The EU's third-largest economy shrank more than expected in the last quarter of 2018 and recession has been signalled as that followed a contraction in the previous quarter.
Italy's economy contracted for the second consecutive quarter at the end of past year, data showed on Thursday, throwing the country into recession in a setback for the new anti-establishment government.
Following a 0.1 percent drop in GDP in the previous three-month period, that means Italy is in a technical recession, defined as two straight quarters of economic contraction.
Industrial production throughout the whole of the eurozone slumped into the end of 2018, signalling that the single currency area's economy is still growing, but doing so at a glacial pace. As a result, unemployment in the eurozone is about double the U.S.'s 4 percent at 7.9 percent. Overall growth for full-year 2018 was just 0.8 percent.

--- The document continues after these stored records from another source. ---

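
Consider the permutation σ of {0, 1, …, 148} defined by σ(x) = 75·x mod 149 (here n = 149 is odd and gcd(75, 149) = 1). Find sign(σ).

-1

Trace 101: π^k(101) = [101, 125, 137, 143, 146, 73, 111] for k=0..6.
π_75 has 2 disjoint cycles with lengths [148, 1] on {0,…,148}.
149 − 2 = 147 transpositions; sign(π) = (−1)^147 = -1.
The Jacobi symbol (75|149) = -1 (Zolotarev) agrees.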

The coalition government of the anti-establishment Five Star Movement (M5S) and the far-right League party was forced to water down its ambitious and costly budget in December to avoid being punished by the European Commission and the financial markets.
The government, elected against the backdrop of economic disappointment after years - even decades - of stagnant growth, wants to ramp up spending to get the economy going.
Investors have been warily watching Italian economic performance following weeks of negotiations with the European Union over the government's budget that pushed up bond yields.
The statement comes after Italian Prime Minister Giuseppe Conte voiced on 30 January the belief that the country's GDP could resume its growth in the second quarter of 2019.
"This is a transitory factor", he told reporters in Rome.
"The risks for the Italian economy remain clearly on the downside and the recession could drag on into the first half of 2019", Nicola Nobile, an economist at Oxford Economics in Milan, said before the Istat report was released.
Conte, who fronts a populist coalition government that has vowed to implement a series of costly policies despite a huge national debt, said "we have no reason to lose confidence". The premier added that he did not fear the European Commission would ask Italy to pass an additional corrective budget in the light of the GDP data.
Germany, Europe's biggest economy, suffered an unexpected contraction in the third quarter largely because of changes in emissions standards that dented auto sales.